(RNS) Emergency teams from U.S. faith-based humanitarian relief agencies are on the ground in northwest Ecuador after the 7.8 magnitude earthquake that took the lives of at least 413 people.
The Saturday (April 16) quake destroyed more than 300 buildings, buckling overpasses and trapping drivers.
More than 2,500 people were injured.
Seven of World Vision’s development programs near the epicenter report no electricity and no running water. The agency said it is setting in motion plans to reach up to 10,000 people in the hardest-hit areas, including Manabi, Esmeraldas and Los Rios, with emergency relief items such as mattresses, mosquito nets, hygiene supplies, kitchen kits and water treatment systems.
“Right now, our primary concern is ensuring the needs of children and their families are met,” said World Vision’s national director in Ecuador, Jose Luis Ochoa. World Vision is in the process of setting up child-friendly spaces where children and young people can access counselors.
Georgia-based MAP International, which provides medical supplies, said an assessment of critical needs was well underway as of Monday. Maggy Martinez, MAP’s Ecuador country leader, said that in some instances entire towns or villages have been destroyed. She is evaluating the type and amount of medical relief MAP will need to send and is working with other nonprofit partners to coordinate those efforts.
On Monday in Quito, Protestant churches held a meeting to create an earthquake emergency committee, which MAP has joined alongside organizations such as UNICEF, World Vision, Plan International, Save the Children and CARE.
“My country hasn't experienced an earthquake like this in years,” said Martinez. “I want to thank (you) for the readiness and willingness to support the profound suffering and sorrow that my country is facing.”
Some people are alive and remain trapped in the quake rubble. According to media reports, rescue workers pulled one survivor from a collapsed hotel 40 hours after the quake.

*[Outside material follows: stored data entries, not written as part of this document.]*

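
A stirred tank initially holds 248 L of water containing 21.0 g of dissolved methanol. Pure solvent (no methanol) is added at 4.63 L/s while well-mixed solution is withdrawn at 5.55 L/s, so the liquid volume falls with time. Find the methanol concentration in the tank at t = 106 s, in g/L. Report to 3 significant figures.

0.00685 g/L

Total volume: dV/dt = Q_in − Q_out = -0.92000 L/s, so V(t) = 248 − 0.92000 t and V(106) = 150.48 L.
No methanol enters, so dm/dt = −Q_out · (m/V).
Separate: dm/m = −Q_out dt/V(t) ⇒ ln(m/m₀) = −(Q_out/(Q_in−Q_out)) ln(V/V₀).
m = m₀ (V₀/V)^(Q_out/(Q_in−Q_out)) = 21.0 × (248/150.48)^(-6.0326) = 1.0311 g.
C = m/V = 1.0311/150.48 = 0.0068522 g/L.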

After rescue and recovery work is completed, relief agencies will provide shelter, relocation and ongoing health care. MAP is using standardized, prepackaged kits of medicines and medical supplies. These are called interagency emergency health kits and are designed to address the health needs of thousands of people displaced by a disaster for up to three months.
North Carolina-based Samaritan’s Purse has deployed a disaster assistance relief team to the quake zone. Spokesman Scott Knuteson said there were plans to dispatch an aircraft with supplies and key personnel.
“We are responding in the name of Jesus Christ to help with emergency needs such as water, shelter and medical care,” Franklin Graham, president of Samaritan's Purse, said in a statement. Samaritan's Purse will open up a field hospital in coming days.